I was five months and one day old when Lee Harvey Oswald shot President John F. Kennedy.
Racial tension, riots, earthquakes, hurricanes, war and murder. Yet, I remember none of that in my formative years. While King bellowed “I have a dream,” I was living one under the wise and loving protection of positive parenting.
My memories are not tainted with hateful prejudice. I was taught to get along with everyone. My nights were not filled with fear; I went to sleep feeling safe and secure.
Oh the pressure they must have felt! The anxious thoughts of what tomorrow would hold for their young and growing family surely bore down on them. But they never expressed such angst. Once I began logging memories, I remember only a wonderful childhood filled with life and love and great experiences.
We carved our own way in the world as a family not consumed by politics, prejudice or pain. In the midst of the worldly chaos, my folks were filling my life with better things. Like supper together, a move to the country, good old fashion chores, family vacations, fishing, horseback riding, and their unfettered determination to give us what we needed and help us appreciate it when we got what we wanted. Instead of filling our minds with worry, we practiced joyful living.
|Shaw family vacation. I'm the little squirt in the middle.|
Gloria Gaither tells the story behind a song she wrote in 1971. By then, I was still an innocent child, but second grade wise and more aware of world events. It was yet another volatile time in history. Gaither says the lyrics to “Because He Lives” came out of a deep sense of fear about the future for her young family. The second verse expresses her faith that God is still in control no matter the circumstances.

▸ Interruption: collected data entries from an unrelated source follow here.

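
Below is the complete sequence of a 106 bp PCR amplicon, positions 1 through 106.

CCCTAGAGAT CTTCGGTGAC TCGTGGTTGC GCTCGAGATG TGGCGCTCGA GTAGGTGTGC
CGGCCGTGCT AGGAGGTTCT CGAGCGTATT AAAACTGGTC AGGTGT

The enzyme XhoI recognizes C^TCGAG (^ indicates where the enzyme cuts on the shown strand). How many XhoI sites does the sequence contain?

CTCGAG occurs starting at positions 32, 46, 79.
XhoI cuts at 3 sites.

3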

“How sweet to hold a newborn baby, And feel the pride and joy he gives; But greater still the calm assurance: This child can face uncertain days because He Lives!”
The chorus is timeless for every generation who faces “uncertain days.”

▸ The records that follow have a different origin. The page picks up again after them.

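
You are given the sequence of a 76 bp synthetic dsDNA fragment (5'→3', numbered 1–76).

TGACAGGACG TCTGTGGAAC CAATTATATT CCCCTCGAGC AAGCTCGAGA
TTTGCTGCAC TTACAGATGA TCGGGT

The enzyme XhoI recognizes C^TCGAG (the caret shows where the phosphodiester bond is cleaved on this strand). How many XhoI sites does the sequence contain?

CTCGAG occurs starting at positions 34, 44.
XhoI cuts at 2 sites.

2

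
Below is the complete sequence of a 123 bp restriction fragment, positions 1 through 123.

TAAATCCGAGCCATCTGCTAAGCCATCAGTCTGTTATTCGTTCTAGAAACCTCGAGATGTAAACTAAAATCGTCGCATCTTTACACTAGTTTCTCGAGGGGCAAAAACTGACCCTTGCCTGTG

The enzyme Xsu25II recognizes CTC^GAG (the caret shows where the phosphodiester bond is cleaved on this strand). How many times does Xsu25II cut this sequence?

2

CTCGAG occurs starting at positions 51, 93.
Xsu25II cuts at 2 sites.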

“Because He lives, I can face tomorrow, Because He lives, all fear is gone; Because I know He holds the future, And life is worth the living, Just because He lives!” http://youtu.be/tpwQO3ckqNI
At five months or at 50 years, no matter what in the world is happening, each trip around the sun is worth the living because He lives.
So, how does it feel to be 50? It feels like I'm thankful for the good life my parents provided in the midst of civil turmoil. It feels like a blessing to have raised my own children with that same agenda in spite of more wars and worries. It feels like there's hope for tomorrow even though this world has gone crazy. In every generation there will be frightening events, but I choose, as my parents did, to think on what is good and make good memories. Look out 50's!